A brief walk at sundown found us this.
Of course, you immediately recognized that as the colonial nests of the yellow-winged cacique. In fact, you can see one of the little buggers at the top right. But here's a better look.Caciques are icterids, which means sexually deviant. Many icterids (like the red-winged blackbird) are just boringly polygynous, with a single male controlling a harem. Caciques, though, are splendidly polyamorous, although the females still outnumber the males. And the males fight, a lot.
Since I don't want to end this entry with a preverted passerine, this is a pair of relentlessly monogamous blue-grey tanagers, by the entrance driveway to the Acajou hotel, where we're staying.
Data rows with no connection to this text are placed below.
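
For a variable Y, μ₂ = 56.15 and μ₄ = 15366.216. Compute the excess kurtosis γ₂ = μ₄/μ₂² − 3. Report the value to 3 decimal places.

μ₂² = 56.15² = 3152.82250
μ₄/μ₂² = 15366.216 / 3152.82250 = 4.87380
γ₂ = 4.87380 − 3 ≈ 1.874

1.874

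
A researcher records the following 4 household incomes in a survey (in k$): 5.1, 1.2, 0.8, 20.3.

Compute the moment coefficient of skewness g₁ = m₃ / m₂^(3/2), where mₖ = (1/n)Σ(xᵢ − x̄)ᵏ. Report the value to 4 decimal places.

x̄ = (5.1 + 1.2 + 0.8 + 20.3) / 4 = 6.8500
deviations (xᵢ − x̄): -1.7500, -5.6500, -6.0500, 13.4500
Σ(xᵢ − x̄)² = 252.4900 ⇒ m₂ = 252.4900/4 = 63.12250
Σ(xᵢ − x̄)³ = 2025.9720 ⇒ m₃ = 2025.9720/4 = 506.49300
m₂^(3/2) = 63.12250^(1.5) = 501.50618
g₁ = m₃ / m₂^(3/2) = 506.49300 / 501.50618 ≈ 1.0099

1.0099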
Here's the weird looking silver beaked tanager, my 700th lifer, its weirdness accentuated by the camera flash.
And a palm tanager.
And a female white-lined tanager.
The power came back on at 4 p.m., and internet connectivity some time overnight. So dinner was OK; we decided to tempt gouty fate with a bottle of wine, and watched the bats flit around the restaurant over dinner. But at least I had the pork, and not fish. Marjie had the fish, and said it wasn't that good.